The leak not only included user data but also internal company documents pertaining to Ashley Madison and its parent company Avid Life Media, including Ashley Madison execs’ PayPal accounts, corporate passwords, company memos, loan agreements, a list of banks (with corresponding account numbers), office seating charts, and an internal document titled “areas of concern—customer data” that outlined how ALM was worried about “data leak/theft issues” and “system integrity,” such as a “web app remote code exploit in our codebase resulting in a man-in-the-middle attack where a hacker gains access to our customer’s billing/credit card information.”
The breadth of the internal files, along with the confirmed identities of several of the names included in the hacked data released online, strongly suggests that the data is legitimate, and that a hacking collective that calls itself the Impact Team has indeed carried out a full-scale hack on Ashley Madison the likes of which we haven’t seen since last year’s Sony hack.
While ALM and Ashley Madison have been tight-lipped about the suspected source of the breach, ALM chief executive Noel Biderman told Krebs last month that he suspected it was the work of a current or former employee.
“We’re on the doorstep of [confirming] who we believe is the culprit, and unfortunately that may have triggered this mass publication,” Biderman told Krebs. “I’ve got their profile right in front of me, all their work credentials. It was definitely a person here that was not an employee but certainly had touched our technical services.”

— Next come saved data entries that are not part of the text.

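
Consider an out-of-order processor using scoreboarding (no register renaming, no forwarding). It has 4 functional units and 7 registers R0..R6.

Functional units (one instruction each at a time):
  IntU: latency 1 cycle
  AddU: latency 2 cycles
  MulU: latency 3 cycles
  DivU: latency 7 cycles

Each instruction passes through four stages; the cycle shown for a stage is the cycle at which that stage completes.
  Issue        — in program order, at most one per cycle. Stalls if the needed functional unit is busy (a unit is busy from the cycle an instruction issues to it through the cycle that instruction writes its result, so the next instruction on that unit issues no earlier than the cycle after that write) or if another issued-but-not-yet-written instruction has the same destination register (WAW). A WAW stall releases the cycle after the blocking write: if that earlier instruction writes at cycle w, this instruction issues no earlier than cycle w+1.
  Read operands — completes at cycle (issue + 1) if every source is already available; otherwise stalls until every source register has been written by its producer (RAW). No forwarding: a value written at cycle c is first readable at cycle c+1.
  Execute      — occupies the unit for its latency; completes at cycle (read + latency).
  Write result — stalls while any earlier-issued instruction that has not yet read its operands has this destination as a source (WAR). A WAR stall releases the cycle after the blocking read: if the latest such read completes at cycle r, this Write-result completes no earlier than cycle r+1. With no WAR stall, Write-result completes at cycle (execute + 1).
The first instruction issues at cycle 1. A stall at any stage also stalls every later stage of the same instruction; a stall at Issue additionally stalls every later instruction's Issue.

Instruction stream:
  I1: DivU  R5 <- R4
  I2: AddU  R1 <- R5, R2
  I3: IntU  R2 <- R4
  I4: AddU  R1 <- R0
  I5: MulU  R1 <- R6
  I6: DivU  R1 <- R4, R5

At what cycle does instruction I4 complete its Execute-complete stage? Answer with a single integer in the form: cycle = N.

cycle = 18

c1: I1 issues→DivU
c2: I1 reads · I2 issues→AddU
c3: I3 issues→IntU
c4: I3 reads
c5: I3 exec-done
c9: I1 exec-done
c10: I1 writes R5
c11: I2 reads
c12: I3 writes R2
c13: I2 exec-done
c14: I2 writes R1
c15: I4 issues→AddU
c16: I4 reads
c18: I4 exec-done
c19: I4 writes R1
c20: I5 issues→MulU
c21: I5 reads
c24: I5 exec-done
c25: I5 writes R1
c26: I6 issues→DivU
c27: I6 reads
c34: I6 exec-done
c35: I6 writes R1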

Back on July 15, tech blogger Brian Krebs revealed that a hacking collective calling itself Impact Team had “completely compromised” adultery website AshleyMadison.com’s user databases, financial records, and more. According to Impact Team, one of the reasons they targeted Ashley Madison is because of its “full delete” feature—where, for the price of $20, the site said it would completely wipe all of the user’s data. The hackers claimed that this function, which allegedly netted Ashley Madison’s parent company ALM $1.7 million in revenue in 2014, was “a complete lie,” and that user data remained on their database.
Well, it looks like the hackers have been proven correct. On Tuesday evening, Impact Team released all of the hacked Ashley Madison data online, along with a message:
“Avid Life Media has failed to take down Ashley Madison and Established Men. We have explained the fraud, deceit, and stupidity of ALM and their members. Now everyone gets to see their data. Find someone you know in here? Keep in mind the site is a scam with thousands of fake female profiles. See ashley madison fake profile lawsuit; 90-95% of actual users are male. Chances are your man signed up on the world's biggest affair site, but never had one. He just tried to. If that distinction matters. Find yourself in here? It was ALM that failed you and lied to you. Prosecute them and claim damages. Then move on with your life. Learn your lesson and make amends. Embarrassing now, but you’ll get over it.”